Today those guests who feel angry at perceived rudeness by reception staff or offended at the choice of wallpaper can vent their frustrations to an audience of millions. TripAdvisor alone can be viewed by more than 500 million people worldwide each month.

Jennie Ludford, NFU Mutual PR Manager, said: “One bad review among several positive ones will be seen in context by most fair-minded people – it might be assumed the hotel has had an out-of-character off-day or that the reviewer is eccentric or had unrealistic expectations.

“But numerous bad reviews which focus on similar themes, or one particularly headline-grabbing review which sparks a viral reaction across social media could be damaging.

“Any hotel should expect to receive bad reviews at some point – you can’t please all of the people all of the time. But it is how owners react that will make the difference between throwing fuel on the fire or potentially turning a negative into a positive.”

Possible reactions might be to ignore the review, to respond in a defensive way, or to respond in a way that will portray the business in the best possible light to the website audience.

Mark Hayward, a former hotel owner and author of ProBlogger’s Guide to Blogging for Your Business, offers some advice to heed before reacting to negative and potentially damaging criticism.
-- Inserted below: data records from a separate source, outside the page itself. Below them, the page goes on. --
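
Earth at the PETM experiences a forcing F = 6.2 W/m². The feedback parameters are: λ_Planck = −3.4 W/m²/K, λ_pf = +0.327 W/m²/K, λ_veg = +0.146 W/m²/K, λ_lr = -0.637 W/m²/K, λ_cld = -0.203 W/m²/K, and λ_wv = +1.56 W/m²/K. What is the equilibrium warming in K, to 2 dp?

2.81 K

Net feedback parameter λ = (−3.4) + (+0.327) + (+0.146) + (-0.637) + (-0.203) + (+1.56) = -2.207 W/m²/K.
ΔT = −F/λ = −6.2/(-2.207) = 2.81 K.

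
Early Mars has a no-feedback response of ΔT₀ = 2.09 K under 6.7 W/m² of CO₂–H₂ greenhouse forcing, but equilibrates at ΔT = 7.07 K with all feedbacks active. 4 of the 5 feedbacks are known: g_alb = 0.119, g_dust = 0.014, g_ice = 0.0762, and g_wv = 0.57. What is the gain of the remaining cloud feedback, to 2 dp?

-0.07

Amplification A = ΔT/ΔT₀ = 7.07/2.09 = 3.383.
Total gain g = 1 − 1/A = 1 − 1/3.383 = 0.7044.
Known gains sum to 0.119 + 0.014 + 0.0762 + 0.57 = 0.7792.
g_cld = 0.7044 − 0.7792 = -0.07.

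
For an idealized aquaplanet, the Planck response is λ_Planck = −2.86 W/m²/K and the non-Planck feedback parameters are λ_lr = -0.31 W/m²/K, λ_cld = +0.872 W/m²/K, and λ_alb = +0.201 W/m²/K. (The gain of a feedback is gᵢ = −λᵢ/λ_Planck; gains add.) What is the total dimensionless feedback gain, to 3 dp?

Convert to gains: g_lr = -0.31/2.86 = -0.1084; g_cld = 0.872/2.86 = 0.3049; g_alb = 0.201/2.86 = 0.07028.
Total gain g = 0.26678.

0.267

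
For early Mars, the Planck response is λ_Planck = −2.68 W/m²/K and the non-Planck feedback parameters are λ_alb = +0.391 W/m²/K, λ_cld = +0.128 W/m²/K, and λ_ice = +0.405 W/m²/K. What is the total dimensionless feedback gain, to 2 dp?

0.34

Convert to gains: g_alb = 0.391/2.68 = 0.1459; g_cld = 0.128/2.68 = 0.04776; g_ice = 0.405/2.68 = 0.1511.
Total gain g = 0.34476.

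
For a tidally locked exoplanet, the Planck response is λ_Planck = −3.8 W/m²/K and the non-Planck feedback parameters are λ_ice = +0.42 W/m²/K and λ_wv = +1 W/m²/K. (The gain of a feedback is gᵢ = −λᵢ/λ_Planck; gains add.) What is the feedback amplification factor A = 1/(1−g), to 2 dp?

1.60

Convert to gains: g_ice = 0.42/3.8 = 0.1105; g_wv = 1/3.8 = 0.2632.
Total gain g = 0.3737.
A = 1/(1 − 0.3737) = 1.60.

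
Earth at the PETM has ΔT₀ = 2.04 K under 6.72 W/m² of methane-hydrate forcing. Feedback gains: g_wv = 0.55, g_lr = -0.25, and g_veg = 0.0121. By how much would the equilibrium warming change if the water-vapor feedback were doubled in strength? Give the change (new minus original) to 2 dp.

11.83 K

Original: g = 0.3121, ΔT = 2.04/(1−0.3121) = 2.9655 K.
With doubled water-vapor: g' = 0.8621, ΔT' = 2.04/(1−0.8621) = 14.7933 K.
Change = 14.7933 − 2.9655 = 11.83 K.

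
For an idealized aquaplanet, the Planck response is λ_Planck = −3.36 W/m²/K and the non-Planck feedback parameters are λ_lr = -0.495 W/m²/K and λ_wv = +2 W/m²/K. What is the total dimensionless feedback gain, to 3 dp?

0.448

Convert to gains: g_lr = -0.495/3.36 = -0.1473; g_wv = 2/3.36 = 0.5952.
Total gain g = 0.4479.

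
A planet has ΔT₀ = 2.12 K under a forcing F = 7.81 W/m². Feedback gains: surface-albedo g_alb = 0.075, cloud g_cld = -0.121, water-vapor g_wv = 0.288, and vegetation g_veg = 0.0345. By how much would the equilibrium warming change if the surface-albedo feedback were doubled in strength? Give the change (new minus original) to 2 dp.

0.34 K

Original: g = 0.2765, ΔT = 2.12/(1−0.2765) = 2.9302 K.
With doubled surface-albedo: g' = 0.3515, ΔT' = 2.12/(1−0.3515) = 3.2691 K.
Change = 3.2691 − 2.9302 = 0.34 K.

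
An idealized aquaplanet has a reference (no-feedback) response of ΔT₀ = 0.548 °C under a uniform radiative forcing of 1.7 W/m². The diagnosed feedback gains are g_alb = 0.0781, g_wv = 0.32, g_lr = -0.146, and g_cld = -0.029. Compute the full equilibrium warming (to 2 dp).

Total gain g = 0.0781 + 0.32 − 0.146 − 0.029 = 0.2231.
Amplification A = 1/(1 − 0.2231) = 1.287.
ΔT = 0.548 × 1.287 = 0.71 °C.

0.71 °C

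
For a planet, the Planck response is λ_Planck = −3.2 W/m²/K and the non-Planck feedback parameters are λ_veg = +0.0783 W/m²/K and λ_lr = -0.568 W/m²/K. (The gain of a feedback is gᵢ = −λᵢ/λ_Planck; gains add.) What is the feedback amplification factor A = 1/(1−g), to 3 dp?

Convert to gains: g_veg = 0.0783/3.2 = 0.02447; g_lr = -0.568/3.2 = -0.1775.
Total gain g = -0.15303.
A = 1/(1 + 0.15303) = 0.867.

0.867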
He tells his blog audience:

  • Respond in a professional manner
  • Keep it as brief as possible
  • Address the complaint(s) directly
  • Make it positive in tone

“Your number one goal should be to minimise the negative impact of the review and to maximise the opportunity to show that you are human, you care, and where applicable, that corrective action has been taken,” he adds.

Jennie concluded: “Although it might not feel like it at the time, a bad review could be a blessing in disguise. If it makes a hotel owner aware of a problem that they didn’t know existed then they can take steps to make changes that will ultimately improve their business. In these cases we should say thank you to our biggest critics.”